Mal-estar com militares pesou na recusa do Brasil de enviar tropas ao Haiti
O governo Lula não considera que seja o momento de o Brasil enviar tropas ao exterior como parte de operações de paz. A avaliação é da cúpula do Palácio do Planalto, que aponta que o mal-estar entre uma parte dos generais e o Executivo pesou para a recusa do governo em negociar o envio de uma missão ao Haiti.
Nos últimos dias, a ONU vem insistindo sobre a necessidade urgente de uma operação que possa estabelecer a paz no país caribenho. O Haiti manteve por mais de uma década uma missão internacional que, na maioria do tempo, foi liderada pelo Brasil.
Mas o fim da presença da ONU em 2017 abriu uma nova etapa de desestabilização, com a explosão de violência e uma disputa pelo poder. Desde o início do ano, mais de 2,4 mil haitianos morreram por conta da violência no país.
Já em 2022, o primeiro-ministro haitiano, Ariel Henry, solicitou que a comunidade internacional fosse socorrê-lo e que se estabelecesse uma nova missão de paz.

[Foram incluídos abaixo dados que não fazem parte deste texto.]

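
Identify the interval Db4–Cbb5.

The letter names run D→C, a span of 6 letter steps, so the interval is some kind of seventh.
Db to Cbb is 9 semitones. A major seventh is 11, so 9 makes it diminished.

diminished seventh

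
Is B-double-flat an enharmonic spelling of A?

Yes

Bbb is pitch class 9; A is pitch class 9.
All spellings map to pitch class 9, so they are enharmonically equivalent.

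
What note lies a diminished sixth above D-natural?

D up a major sixth is B, so the target letter is B.
From D, a diminished sixth is 7 semitones up: Bbb.

Bbb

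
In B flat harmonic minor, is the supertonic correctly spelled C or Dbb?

Each scale degree takes a distinct letter name. Degree 2 of a scale on B must use the letter C.
C and Dbb are enharmonically the same pitch, but only C uses the letter C, so it is the correct spelling here.

C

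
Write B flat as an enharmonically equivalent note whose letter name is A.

Plain A sits 1 semitone below Bb, so on the letter A the same pitch needs a sharp: A#.

A#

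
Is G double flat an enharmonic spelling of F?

Yes

Gbb = pitch class 5 and F = pitch class 5 — the same pitch class, so they are enharmonic equivalents.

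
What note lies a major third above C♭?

Eb

A third above C lands on the letter E.
A major third spans 4 semitones, so Cb moves to pitch class 3. On the letter E that is Eb.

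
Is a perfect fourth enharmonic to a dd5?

Yes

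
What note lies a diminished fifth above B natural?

F

A fifth above B lands on the letter F.
A diminished fifth spans 6 semitones, so B moves to pitch class 5. On the letter F that is F.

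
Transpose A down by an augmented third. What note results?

A down a major third is F, so the target letter is F.
From A, an augmented third is 5 semitones down: Fb.

Fb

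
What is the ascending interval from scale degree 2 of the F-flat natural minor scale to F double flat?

Scale degree 2 of Fb natural minor is Gb.
Gb up to Fbb: letters G→F make it a seventh; 9 semitones makes it diminished.

diminished seventh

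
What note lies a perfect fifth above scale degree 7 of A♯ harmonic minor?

Scale degree 7 of A# harmonic minor is G##.
A perfect fifth (7 semitones) above G## lands on the letter D, giving D##.

D##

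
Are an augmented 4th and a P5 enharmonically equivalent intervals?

No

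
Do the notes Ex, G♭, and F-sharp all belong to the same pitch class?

E## = pitch class 6 and Gb = pitch class 6 and F# = pitch class 6 — the same pitch class, so they are enharmonic equivalents.

Yes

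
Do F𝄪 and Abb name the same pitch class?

Yes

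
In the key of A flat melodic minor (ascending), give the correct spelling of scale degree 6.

F

Degree 6 takes the letter 5 steps above A, which is F.
In melodic minor (ascending), degree 6 sits 9 semitones above the tonic. Ab + 9 semitones is pitch class 5, spelled on F as F.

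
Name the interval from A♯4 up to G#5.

minor seventh

The letter names run A→G, a span of 6 letter steps, so the interval is some kind of seventh.
A# to G# is 10 semitones. A major seventh is 11, so 10 makes it minor.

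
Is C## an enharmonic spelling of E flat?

C## is pitch class 2; Eb is pitch class 3.
The pitch classes differ (2 vs. 3), so they are not enharmonic equivalents.

No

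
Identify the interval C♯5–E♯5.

Counting letters C–D–E gives a third.
C#→E# = 4 semitones, exactly the major third.

major third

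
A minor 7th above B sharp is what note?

B up a major seventh is A#, so the target letter is A.
From B#, a minor seventh is 10 semitones up: A#.

A#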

O governo brasileiro foi consultado, tanto pela ONU como por governos como o dos EUA, sobre a possibilidade de um envio de tropas nacionais. Brasília, porém, considerou que o clima no país não era adequado a tal engajamento.

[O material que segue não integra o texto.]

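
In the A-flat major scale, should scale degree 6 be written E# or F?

Each scale degree takes a distinct letter name. Degree 6 of a scale on A must use the letter F.
F and E# are enharmonically the same pitch, but only F uses the letter F, so it is the correct spelling here.

F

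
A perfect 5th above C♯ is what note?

G#

C up a perfect fifth is G, so the target letter is G.
From C#, a perfect fifth is 7 semitones up: G#.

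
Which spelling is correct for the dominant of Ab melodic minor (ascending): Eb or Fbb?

Eb

Each scale degree takes a distinct letter name. Degree 5 of a scale on A must use the letter E.
Eb and Fbb are enharmonically the same pitch, but only Eb uses the letter E, so it is the correct spelling here.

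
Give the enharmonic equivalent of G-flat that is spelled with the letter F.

F#

Gb is pitch class 6. The letter F alone is pitch class 5.
To reach pitch class 6 from F requires an offset of +1 semitone, i.e. sharp: F#.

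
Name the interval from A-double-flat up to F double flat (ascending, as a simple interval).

The letter names run A→F, a span of 5 letter steps, so the interval is some kind of sixth.
Abb to Fbb is 8 semitones. A major sixth is 9, so 8 makes it minor.

minor sixth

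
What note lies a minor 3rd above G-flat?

Bbb

G up a major third is B, so the target letter is B.
From Gb, a minor third is 3 semitones up: Bbb.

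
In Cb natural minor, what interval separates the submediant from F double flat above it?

The submediant of Cb natural minor is Abb.
Abb up to Fbb: letters A→F make it a sixth; 8 semitones makes it minor.

minor sixth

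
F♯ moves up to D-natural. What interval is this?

Counting letters F–G–A–B–C–D gives a sixth.
F#→D = 8 semitones, 1 narrower than the major sixth (9), so minor.

minor sixth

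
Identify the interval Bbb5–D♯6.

doubly augmented third

Counting letters B–C–D gives a third.
Bbb→D# = 6 semitones, 2 wider than the major third (4), so doubly augmented.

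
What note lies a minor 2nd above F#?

G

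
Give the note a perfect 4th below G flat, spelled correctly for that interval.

G down a perfect fourth is D, so the target letter is D.
From Gb, a perfect fourth is 5 semitones down: Db.

Db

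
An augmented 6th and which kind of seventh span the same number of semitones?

An augmented sixth spans 10 semitones.
A seventh spanning 10 semitones is minor (the major seventh is 11).

minor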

O mal-estar que já era notado desde os primeiros dias da gestão Lula ganhou uma dimensão ainda maior depois das revelações sobre a delação do tenente-coronel Mauro Cid, ex-ajudante de ordens de Jair Bolsonaro. Ele teria indicado como o ex-presidente debateu a possibilidade de um golpe com a cúpula das Forças Armadas.
Para o Planalto, não existe clima para se debater o uso das forças nacionais no exterior, enquanto a situação doméstica não ficar esclarecida.
O que chama ainda a atenção internacional é que muitos dos comandantes brasileiros que lideraram a operação no Haiti acabaram tendo um papel importante no governo de Jair Bolsonaro, considerado na própria ONU como um "desastre" em termos de política externa.
Augusto Heleno, Fernando Azevedo e Silva, Tarcísio de Freitas e Carlos Alberto dos Santos Cruz fizeram parte das tropas enviadas pelo Brasil ao país caribenho e, nos últimos anos, ocuparam cargos de ministro no governo Bolsonaro.
A crise doméstica, porém, não foi o único obstáculo. O governo brasileiro estima que apenas uma operação que tenha como foco o desenvolvimento do país poderá trazer resultados concretos. Caso contrário, em poucos anos, a crise voltará.
Sem a opção do Brasil, a ONU solicitou que o Canadá assumisse a tarefa. O plano foi estudado. Mas o governo de Ottawa concluiu que o envio de tropas era "arriscado" e acabou também desistindo.
Na semana passada, uma saída na ONU foi encontrada, com o governo do Quênia se oferecendo para liderar a força internacional e o envio de mil homens. Jamaica, Bahamas e Antígua e Barbuda também indicaram que podem contribuir.
Para que a operação ocorra, uma resolução deverá ser apresentada ao Conselho de Segurança da ONU, órgão que será presidido a partir de outubro pelo Brasil. O texto será proposto pelos governos dos EUA e do Equador e a esperança é de que haja um amplo apoio.
No Palácio do Planalto, não se descarta que, numa eventual aprovação da resolução, o Brasil contribua com apoio logístico e de inteligência. Mas sem que tropas sejam deslocadas.
O governo de Joe Biden também já anunciou que não enviará soldados. Mas ofereceu apoio médico, de transporte e de inteligência à equipe internacional. Na última sexta-feira, o chefe da diplomacia americana, Antony Blinken, também anunciou que o governo Biden solicitaria ao Congresso um pacote de US$ 100 milhões para apoiar a missão.